Monday, March 26, 2007

Lee Side of the Mountain

Wandering through Colorado Springs on the lee side of the Rockies, I'm lefting wondering if I've seen purely indigenous habitants or simply universal variants:

1. At the Colorado City Goodwill Store (which stores, by the way, always imbue me with a renewed sense of pride in being able to have other people dispose of my junk), I stood in line behind a young, slightly counter-culture couple (very early twenties), both of whom were buying boots, his a pair of well worn cowboy boots that he immediately donned upon exiting the building. What caught my attention was the duct tape wallet protruding from his back pocket. Clever that, I thought. Looks like he made it from duct tape. Then I observed that they were driving an ancient Toyota hatchback whose tailgate had been generously shoved forward several inches by a rear-end collision. Holding the tailgate to the chassis and the glass to the tailgate was a more than generous supply of, yes, of course--duct tape. Clever that.

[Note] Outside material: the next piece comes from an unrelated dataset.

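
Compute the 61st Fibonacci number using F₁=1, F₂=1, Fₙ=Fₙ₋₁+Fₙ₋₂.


Fibonacci sequence: 1, 1, 2, 3, 5, 8, 13, 21, 34, 55, 89, ...
F(61) = 2504730781961

F(61) = 2504730781961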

2. The most gorgeous, lustrous, thick, wild, celtic-esque mane of blonde streaked with pottery red that I have ever seen caught my eye several yards down the block. Long, down to mid-back and encasing the head in a wavy helmet of hirsute wonder. Walking toward the seated person from behind, I wondered how any woman could possibly maintain this riot of a hairdo without a fulltime assistant and a bucket truck--until the gentleman stood up and turned towards me, and I realized that I was perhaps looking at the last surviving, honest-to-Haight Ashbury hippie that never made it over the mountain for the '67 summer of love. And I wonder if he's spent the last forty years thinking of what might have been.

3. A U-haul moment: a VW bug with a class II trailer hitch (that's for 3500 lbs. of gross weight with a 350 lbs. tongue weight). He could haul (or try to haul) ten sumo wrestlers up the mountain, one of whom was standing on the rear bumper. Whatever he's towing, I just want to be way ahead of him or way behind him going down the mountain.

4. Friendly gnosticism shared freely via bumper sticker: "We are not physical beings having a spiritual experince. We are spiritual beings have a physical experience."

5. Mr. bike-riding, skin-cancered, bathing-challenged, spray-bottle-toting, $90-a-month-disability-check homeless man who offered to clean my windshield for a dollar, and asked with such resigned politeness and amiability that I couldn't say no. He remembered the name of a band from Detroit when I mentioned I was from Michigan. I had never heard of them, and he remarked wistfully, "You don't hear much about them anymore, I don't know why." He took his time and did the job right, accepted some money, and thanked me most sincerely, looking back with a smile when I said, "You take care of yourself."

1 comment:

Evenland said...

I can't place them as aboriginals either - the same clan has moieties in my own neighbourhood.